The HSE’s new app for tracking Coronavirus infections, and the contacts of those infected, was launched last night. Less than 12 hours later, it’s proving very popular:
— Adrian Weckler (@adrianweckler) July 7, 2020
It’s going to use a huge amount of data. What will that data be used for? Here’s the national broadcaster with some answers:
Acting Chief Medical Officer Dr Ronan Glynn said the situation is currently “looking good” but he also emphasised that all elements of the pandemic are being kept under constant review.
One of the ways by which the virus is tracked is by tracing close contacts of people who themselves test positive.
The Covid-19 tracker app is designed to help with both contact tracing and real-time symptom tracking.
Dr Glynn also urged anyone who has been identified as a close contact to “take up the offer of a test without delay”.
He said between mid-May to the end of June, 35% of those identified as a close contact of a confirmed case “did not take up the offer of a test” and warned “every case has the potential to turn into a cluster, which in turn has the potential to spread through a community”.
What’s the explanation for the figure in bold? Surely if you were told you’d been in close contact with somebody who had the virus, you’d be high-tailing it down to the nearest testing centre to be tested yourself? But three in ten people who got that news, apparently, decided not to bother. Why?
Some of it, presumably, is people who were told that they’d been in contact with somebody some time previously. Maybe if you were told that a person you met three weeks ago had tested positive, you’d decide that a lack of symptoms in yourself was test enough. But that’s a bad decision, because some people are asymptomatic. For all you know, you could be at risk of killing your granny without ever knowing you had Covid.
Even so, it’s hard to think that that explanation accounts for all 35%. What about the conspiracists? They’re not 35%, are they?

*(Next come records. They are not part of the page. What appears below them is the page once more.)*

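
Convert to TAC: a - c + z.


Break into single-operator statements:
t1 = a - c
t2 = t1 + z


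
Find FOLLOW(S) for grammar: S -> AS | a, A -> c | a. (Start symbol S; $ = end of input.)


$ ∈ FOLLOW(S). For each A -> αBβ: add FIRST(β)\{ε} to FOLLOW(B); if β nullable, add FOLLOW(A).
FOLLOW(S) = {$}


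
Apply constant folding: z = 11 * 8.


11 * 8 = 88 at compile time
Optimized: z = 88


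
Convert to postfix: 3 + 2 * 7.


* has higher precedence, evaluate 2*7 first
Postfix: 3 2 7 * +


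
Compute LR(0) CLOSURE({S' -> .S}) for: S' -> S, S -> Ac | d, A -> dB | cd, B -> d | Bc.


Start: S' -> .S
For each item with dot before a nonterminal B, add B -> .γ for every B-production
Closure: [S' -> .S, S -> .Ac, S -> .d, A -> .dB, A -> .cd]


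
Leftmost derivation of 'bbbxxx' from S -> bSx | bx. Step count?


Derivation: S => bSx => bbSxx => bbbxxx
Steps: 3


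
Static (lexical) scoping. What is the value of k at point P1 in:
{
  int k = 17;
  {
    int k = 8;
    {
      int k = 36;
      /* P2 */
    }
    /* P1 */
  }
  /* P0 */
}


k declared in the same block as P1
k = 8


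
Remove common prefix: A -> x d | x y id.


Common prefix: 'x'
Factored: A -> x A', A' -> d | y id


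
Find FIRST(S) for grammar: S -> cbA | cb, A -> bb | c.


Per alternative of S: FIRST(cbA) = {c}; FIRST(cb) = {c}
FIRST(S) = {c}


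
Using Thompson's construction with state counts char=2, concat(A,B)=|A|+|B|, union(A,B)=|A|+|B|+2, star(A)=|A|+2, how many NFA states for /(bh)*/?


Syntax tree has 2 char leaf(s), 0 union(s), 1 star(s)
chars contribute 2×2 = 4; each union adds +2; each star adds +2
Total: 4 + 0 + 2 = 6 states


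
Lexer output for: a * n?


Scan left to right, longest-match per lexeme
Tokens: ID(a), OP(*), ID(n)


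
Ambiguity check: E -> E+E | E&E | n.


'n+n&n' has two parse trees (no precedence encoded between + and &)
Ambiguous


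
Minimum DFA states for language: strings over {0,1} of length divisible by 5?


Track length mod 5: states 0..4, accept at 0
Minimal DFA: 5 states


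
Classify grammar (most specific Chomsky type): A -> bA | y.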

It strikes me that if the tracking and testing app was some kind of covert attempt to track and trace the population for nefarious reasons, it would have been released months ago. If, as the conspiratorially minded suggest, Coronavirus is all about some NWO scheme to control the population and track our movements, wouldn’t they have had the app ready at the peak of the pandemic, when it would have gotten five times as many downloads as (its already impressive) 100k today? One thing about Coronavirus conspiracies: If they’re right, then the New World Order and the Freemasons, or whoever, are very incompetent.
But back to the one in three of us avoiding being tested when we’ve been in contact with a confirmed case: Is it just administrative incompetence? We know that there was an absolute mess with testing in the early stages of the outbreak, and it’s very possible that a lot of those offered tests have already been tested. Someone I know was offered a test three separate times – once by their GP, once by the HSE, and once on the recommendation of their workplace. Naturally, they were tested once and still had to wait five weeks on results.
Maybe the 35% are (or were) the sensible ones.
Anyway, I downloaded the app this morning. It might come in useful during the increasingly inevitable second wave.
Update: 250k now. Gangbusters. The rare HSE good news story.
.@paulreiddublin says he thought it was a dream that 250,000 people had registered with the app.
He says it's phenomenal that such a figure has been arrived at so early.